The state's struggling rural economies have pushed North Carolina's unemployment rate above the national average. In April the state rate was 9.7 percent, compared to the nationwide rate of 9 percent. The Triangle's jobless rate was 7.9 percent in April.
Perdue's action won plaudits from worker and consumer advocates who complain that unemployed workers should never have been held hostage in a political standoff.
"I think all of us know that this should have been done without any debate," James Andrews, president of the N.C. State AFL-CIO, said. "We are talking about federal money, not the budget.
"We are talking about resources that allow (unemployed workers) to clothe their kids, put food on the table," Andrews said. "So this is huge."
To no one's surprise, Perdue's executive order raised Republican hackles.
Senate President pro tem Phil Berger, a Republican from Eden, noted that the House and Senate's recent approval of a veto-proof budget includes a provision that extends the unemployment benefits. So the governor's order was "just a desperate attempt to claim credit for something that is going to happen anyway."
Berger also directed legislative staff to study whether the governor's action was legal. Although extended unemployment benefits are funded by the federal government, federal law requires the state to give the go-ahead on paying benefits.
What's the law?
Gerry Cohen, the legislature's director of bill drafting and an expert on the state constitution, said that federal law requires that the state institute extended benefits "by law."
"Well, only the legislature creates law," Cohen said.

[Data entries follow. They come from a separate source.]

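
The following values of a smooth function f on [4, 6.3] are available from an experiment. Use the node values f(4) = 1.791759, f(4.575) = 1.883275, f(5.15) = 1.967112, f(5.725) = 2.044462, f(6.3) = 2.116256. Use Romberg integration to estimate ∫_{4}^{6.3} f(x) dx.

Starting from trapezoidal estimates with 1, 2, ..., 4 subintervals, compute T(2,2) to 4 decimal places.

4.5144

T(0,0) (trapezoid, 1 panel, h=2.3000): 4.494217
T(1,0) (trapezoid, 2 panels, h=1.1500): 4.509287
T(2,0) (trapezoid, 4 panels, h=0.5750): 4.513092
T(1,1) = 4.509287 + (4.509287 − 4.494217)/3 = 4.514310
T(2,1) = 4.513092 + (4.513092 − 4.509287)/3 = 4.514360
T(2,2) = 4.514360 + (4.514360 − 4.514310)/15 = 4.514363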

Perdue issued a statement Monday defending her ability to unilaterally restore benefits.
"I am confident I have the legal authority to extend the benefits under the powers referenced by this executive order," she said. "But given that the governor's constitutional authority has not previously been used to extend federal unemployment benefits, and given the demonstrated willingness of the Republican leaders in the legislature to use unemployed workers as political pawns, I will not be surprised if they try to stop these benefits from reaching unemployed North Carolinians."
A spokesman for the U.S. Department of Labor concurred in Perdue's interpretation of the law.
"As we read them, the provisions of the executive order do meet federal requirements," Joshua Lamont said.
Berger said the legality issue is moot because "it is increasingly looking as though the budget will become law, so those benefits will be extended."
And if the budget somehow gets off track? "I'm not going to speculate about the what-ifs and the maybes and that sort of thing," he said. "I'm confident that the budget will become law."
Legal niceties aside, Joyce Fowler is eager to receive her retroactive unemployment benefits so she can tackle her debts.
Fowler, 50, of Garner, was laid off from her factory job in April 2009. She has been pursuing an associate's degree in criminal justice at Wake Technical Community College and had to borrow about $2,300 from her mother and sister after her unemployment checks stopped coming.
"I'm so happy that Perdue signed this," she said. "There are a lot of people ... who don't have a sister to lean on, or a mother to lean on, like I have."
Fowler also has another reason to be happy. Last week she started her new full-time job at a factory in Morrisville.